Mia hoffte das eigentlich nicht. Wenn es nämlich soweit war, würde sie nicht mehr nach Berlin kommen können. Sie musste also in den nächsten Wochen alle Praktika bestehen und das würde eine Mammutaufgabe. Sie seufzte. Aber wenigsten würde der Stress sie glaubwürdig erscheinen lassen. Sie nahm das Päckchen und ging zu Bett.
Zwei Tage später stand sie mit zerknitterten Fünfern wieder bei dem Mädchen, ihre Augen waren etwas eingefallen geschminkt. Sie wurde von dieser eingehend gemustert.
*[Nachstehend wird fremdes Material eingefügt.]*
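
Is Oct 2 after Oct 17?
No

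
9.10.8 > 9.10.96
False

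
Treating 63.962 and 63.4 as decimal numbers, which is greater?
63.962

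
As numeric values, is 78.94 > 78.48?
True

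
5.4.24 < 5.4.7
False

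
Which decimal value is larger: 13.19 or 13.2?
13.2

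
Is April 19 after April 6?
Yes. Day 19 comes after day 6 in April — this is a date comparison, not a decimal one (the decimal 4.19 would be smaller than 4.6).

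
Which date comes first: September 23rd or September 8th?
September 8th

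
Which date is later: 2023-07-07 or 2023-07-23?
2023-07-23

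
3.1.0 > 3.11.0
False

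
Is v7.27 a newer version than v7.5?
Yes. Version numbers are compared segment by segment as integers, not as decimals: minor version 27 > 5, so v7.27 > v7.5 (even though the decimal 7.27 < 7.5).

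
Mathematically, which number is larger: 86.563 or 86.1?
86.563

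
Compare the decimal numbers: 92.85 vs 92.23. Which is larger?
92.85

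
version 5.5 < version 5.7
True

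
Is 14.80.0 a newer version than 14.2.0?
Yes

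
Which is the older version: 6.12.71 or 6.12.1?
6.12.1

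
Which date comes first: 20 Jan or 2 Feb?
20 Jan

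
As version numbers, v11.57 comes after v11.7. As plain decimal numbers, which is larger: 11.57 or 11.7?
11.7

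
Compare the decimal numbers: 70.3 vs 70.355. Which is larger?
70.355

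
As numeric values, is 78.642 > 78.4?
True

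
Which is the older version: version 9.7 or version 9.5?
version 9.5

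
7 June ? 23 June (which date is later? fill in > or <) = <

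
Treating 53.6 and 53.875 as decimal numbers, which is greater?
53.875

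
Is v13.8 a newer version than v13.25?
No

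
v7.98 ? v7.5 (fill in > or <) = >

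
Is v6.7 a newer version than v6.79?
No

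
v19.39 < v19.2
False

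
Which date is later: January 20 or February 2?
February 2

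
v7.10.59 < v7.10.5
False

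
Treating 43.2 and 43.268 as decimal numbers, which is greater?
43.268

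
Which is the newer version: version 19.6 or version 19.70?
version 19.70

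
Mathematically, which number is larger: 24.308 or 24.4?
24.4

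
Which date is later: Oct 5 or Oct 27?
Oct 27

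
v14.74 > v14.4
True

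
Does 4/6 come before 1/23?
No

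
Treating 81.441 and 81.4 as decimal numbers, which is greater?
81.441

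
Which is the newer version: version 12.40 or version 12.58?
version 12.58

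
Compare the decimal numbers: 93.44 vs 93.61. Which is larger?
93.61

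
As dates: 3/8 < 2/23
False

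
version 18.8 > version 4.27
True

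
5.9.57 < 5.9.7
False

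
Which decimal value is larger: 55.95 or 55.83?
55.95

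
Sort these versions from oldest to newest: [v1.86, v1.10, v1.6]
[v1.6, v1.10, v1.86]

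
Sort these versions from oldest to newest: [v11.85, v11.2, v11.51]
[v11.2, v11.51, v11.85]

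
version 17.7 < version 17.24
True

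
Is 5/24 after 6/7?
No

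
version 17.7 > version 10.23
True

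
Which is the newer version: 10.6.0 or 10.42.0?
10.42.0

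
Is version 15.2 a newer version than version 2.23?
Yes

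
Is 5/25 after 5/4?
Yes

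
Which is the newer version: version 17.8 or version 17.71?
version 17.71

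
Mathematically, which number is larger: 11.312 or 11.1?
11.312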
„Du hast es dir schon komplett rein gezogen?”
„Sollte man das nicht?”
„Herr Gott nein, das waren für so jemand wie dich eine Portion für mindesten 4 Tage.”
„Entschuldige.”
Das Mädchen schaute erst auf Mia und dann auf das Geld.
„Es hat aber gut geholfen. Sonst hätte ich das letzte Praktika echt vermasselt.”
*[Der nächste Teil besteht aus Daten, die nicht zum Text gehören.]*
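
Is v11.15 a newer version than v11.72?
No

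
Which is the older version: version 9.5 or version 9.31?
version 9.5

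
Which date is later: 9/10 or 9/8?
9/10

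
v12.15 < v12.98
True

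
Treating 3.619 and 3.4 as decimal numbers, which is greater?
3.619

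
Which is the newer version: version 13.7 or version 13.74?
version 13.74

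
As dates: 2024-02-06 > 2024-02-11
False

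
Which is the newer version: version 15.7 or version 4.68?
version 15.7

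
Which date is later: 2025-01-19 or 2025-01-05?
2025-01-19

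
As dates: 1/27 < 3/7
True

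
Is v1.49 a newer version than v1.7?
Yes. Version numbers are compared segment by segment as integers, not as decimals: minor version 49 > 7, so v1.49 > v1.7 (even though the decimal 1.49 < 1.7).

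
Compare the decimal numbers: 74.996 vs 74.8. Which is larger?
74.996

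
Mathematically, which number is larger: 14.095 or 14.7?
14.7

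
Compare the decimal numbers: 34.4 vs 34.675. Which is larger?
34.675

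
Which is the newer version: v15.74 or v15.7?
v15.74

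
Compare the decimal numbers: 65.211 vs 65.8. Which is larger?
65.8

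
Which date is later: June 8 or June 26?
June 26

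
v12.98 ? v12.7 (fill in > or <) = >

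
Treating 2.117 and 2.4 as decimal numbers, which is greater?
2.4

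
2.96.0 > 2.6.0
True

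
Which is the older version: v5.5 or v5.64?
v5.5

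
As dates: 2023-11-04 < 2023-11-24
True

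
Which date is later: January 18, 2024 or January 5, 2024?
January 18, 2024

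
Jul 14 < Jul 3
False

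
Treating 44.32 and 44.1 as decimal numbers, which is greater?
44.32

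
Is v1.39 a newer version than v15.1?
No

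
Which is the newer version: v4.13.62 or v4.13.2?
v4.13.62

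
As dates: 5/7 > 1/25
True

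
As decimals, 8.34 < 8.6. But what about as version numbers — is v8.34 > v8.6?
True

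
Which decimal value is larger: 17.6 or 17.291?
17.6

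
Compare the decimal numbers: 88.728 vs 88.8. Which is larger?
88.8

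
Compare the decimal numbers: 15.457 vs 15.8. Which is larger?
15.8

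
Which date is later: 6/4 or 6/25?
6/25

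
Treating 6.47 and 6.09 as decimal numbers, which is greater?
6.47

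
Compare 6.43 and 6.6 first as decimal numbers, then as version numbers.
As decimals: 6.43 < 6.6. As versions: v6.43 > v6.6 (minor version 43 > 6).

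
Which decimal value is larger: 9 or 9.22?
9.22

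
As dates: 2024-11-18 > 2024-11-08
True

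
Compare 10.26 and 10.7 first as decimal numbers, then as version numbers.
As decimals: 10.26 < 10.7. As versions: v10.26 > v10.7 (minor version 26 > 7).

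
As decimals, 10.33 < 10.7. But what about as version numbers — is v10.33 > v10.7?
True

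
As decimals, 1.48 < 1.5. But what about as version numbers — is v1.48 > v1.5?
True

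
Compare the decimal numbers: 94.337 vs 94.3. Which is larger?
94.337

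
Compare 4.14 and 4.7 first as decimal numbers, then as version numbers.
As decimals: 4.14 < 4.7. As versions: v4.14 > v4.7 (minor version 14 > 7).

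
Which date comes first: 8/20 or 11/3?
8/20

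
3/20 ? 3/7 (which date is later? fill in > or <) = >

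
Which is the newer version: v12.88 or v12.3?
v12.88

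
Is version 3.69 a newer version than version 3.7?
Yes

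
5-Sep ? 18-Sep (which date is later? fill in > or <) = <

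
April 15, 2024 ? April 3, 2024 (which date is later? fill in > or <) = >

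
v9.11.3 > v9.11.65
False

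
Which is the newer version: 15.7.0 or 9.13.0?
15.7.0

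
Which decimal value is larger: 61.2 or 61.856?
61.856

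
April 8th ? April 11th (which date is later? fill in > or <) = <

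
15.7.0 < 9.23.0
False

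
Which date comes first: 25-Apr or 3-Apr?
3-Apr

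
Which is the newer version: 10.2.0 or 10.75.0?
10.75.0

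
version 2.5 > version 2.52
False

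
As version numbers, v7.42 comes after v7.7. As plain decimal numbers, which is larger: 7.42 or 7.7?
7.7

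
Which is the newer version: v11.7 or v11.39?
v11.39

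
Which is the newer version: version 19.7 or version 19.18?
version 19.18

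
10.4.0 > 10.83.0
False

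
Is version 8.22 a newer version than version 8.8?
Yes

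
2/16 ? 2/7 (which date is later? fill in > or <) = >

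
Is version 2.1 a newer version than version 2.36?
No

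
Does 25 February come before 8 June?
Yes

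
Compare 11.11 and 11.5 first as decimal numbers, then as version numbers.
As decimals: 11.11 < 11.5. As versions: v11.11 > v11.5 (minor version 11 > 5).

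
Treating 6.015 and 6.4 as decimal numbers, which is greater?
6.4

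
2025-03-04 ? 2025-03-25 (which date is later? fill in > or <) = <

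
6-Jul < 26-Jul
True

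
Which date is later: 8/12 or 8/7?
8/12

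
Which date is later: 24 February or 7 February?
24 February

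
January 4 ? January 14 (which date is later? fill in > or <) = <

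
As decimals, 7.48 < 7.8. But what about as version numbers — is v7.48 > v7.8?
True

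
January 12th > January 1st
True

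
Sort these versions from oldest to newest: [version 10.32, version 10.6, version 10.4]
[version 10.4, version 10.6, version 10.32]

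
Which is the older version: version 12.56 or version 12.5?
version 12.5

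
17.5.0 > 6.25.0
True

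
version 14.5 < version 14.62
True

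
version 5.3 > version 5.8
False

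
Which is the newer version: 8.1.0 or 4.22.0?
8.1.0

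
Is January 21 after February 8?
No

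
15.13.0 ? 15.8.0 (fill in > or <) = >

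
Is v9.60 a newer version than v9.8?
Yes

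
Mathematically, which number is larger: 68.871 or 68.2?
68.871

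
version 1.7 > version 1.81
False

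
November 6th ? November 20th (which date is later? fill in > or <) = <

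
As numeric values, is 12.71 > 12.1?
True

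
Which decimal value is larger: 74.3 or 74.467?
74.467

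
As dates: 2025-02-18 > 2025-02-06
True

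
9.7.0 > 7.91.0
True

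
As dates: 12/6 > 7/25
True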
„Wo hast du es dir den gegeben?”
„In der Mensa. Auf den Handrücken und rein.”
„Wie auf den Handrücken?”
„Ich habe mir da so einen Haufen gemacht und habe es eingeatmet.”
Das Mädchen fasste sie an den Kopf. Sie drehte sich um und gab ein Zeichen. Wenig später führte sie Mia direkt zu dem Abbruchhaus. Das geht jetzt aber schnell, dachte Mia. Sie wurde von dem Mädchen in einen Raum geführt, wo offensichtlich Nordafrikaner an einem Tisch saßen und Tee tranken. Das Mädchen sagte etwas auf Arabisch und die Herren interessierten sich nicht mehr für sie. Sie nahm einen Spiegel aus dem Schrank und legte ihn auf den Tisch.
Das ist ja klassisch wie im Film, dachte Mia. Fehlen nur noch Typen mit Gamaschen und nackte Tänzerinnen. Und als wenn dieser Gedanke ein Stichwort gewesen wäre, kroch ein nacktes Mädchen mit einem Halsband unter dem Tisch hervor und sah zu einem der Herren auf, der sie erst ignorierte. Als dieser sein Spiel gemacht hatte, nahm er einen Gürtel und band dem Mädchen den Arm ab. Er klopfte auf die Armbeuge und führte die Nadel ein. Weiter kam Mia nicht in ihren Beobachtungen nicht, denn das Verkaufsmädchen drehte ihren Kopf zu ihr.
„Hier spielt die Musik. Ich will nicht, dass du bald auch dort unter dem Tisch hockst. Also pass auf und lerne.”
Eine Dealerin mit Gewissen? Wie rührend, dachte Mia. Aber sie schaute trotzdem zu, wie das Mädchen ihr aus dem Stoff zwei sehr dünne Linien formte. Dann ließ sie diese mit einem gerollten Geldschein einsaugen. Das war jetzt nicht unbedingt, was Mia wollte. Aber was sollte sie machen? Sagen sie nähme nichts. So sog sie etwas ungeschickte die Spuren ein. Es war nicht ganz so schlimm wie Sina Wight, was wohl auch an der Menge lag. Aber dann kam die Wirkung und die empfand Mia als sehr unangenehm. Sie fühlte sich wie nach dem Sekt zu Silvester. So was brauchte sie nicht all zu häufig.
Sie lächelte das Mädchen an und die sagte, sie hätte es gut gemacht. Aber sie solle nicht mehr so häufig kommen. Ein Mann auf arabisch sagte etwas und das Mädchen widersprach hörbar und zog dann aber sehr schnell Mia mit vor die Tür.
Als Mia nach drei Tagen wieder im Park war und die Story ab ließ, dass ein älterer Student sie erwischt und ihr das Koks abgezogen hätte, hatte das Mädchen ein blaues Auge.
„Das ist doch nicht meinetwegen passiert?”, fragte Mia und das Mädchen drehte den Kopf. „Weil du mich vor dem Zeug geschützt hast? Ich glaube, ich werde das Zeug an der Uni verticken. Und wir teilen uns den Verdienst, ja?”
„Du willst dealen?”
„Wirst du nicht mehr geschlagen, wenn du mehr verkaufst?”
Das Mädchen drehte den Kopf weg und nickte dann.
„Der Typ mag mein Koks haben. Ich habe ihm dafür seine Brieftasche geklaut, schau mal 250,- Euro und ein bisschen. Ich gebe es dir und bekommen dafür den Stoff und ich gebe den in der Uni weiter. Der und seine Kumpels wollen bestimmt noch mehr.”
„Wenn sie dich erwischen?”
„Was wollen sie machen? Ich bin erst fünfzehn. Und dazu ein Wunderkind. Ein armes missverstandes Wunderkind, dass sich zu viel vorgenommen hat und so auf die schiefe Bahn geraten ist. Ich komme daraus. Glaub mir. Ich werde zurück ins Heim in den Westerwald geschickt und komme da die nächsten drei Jahre nicht mehr raus.”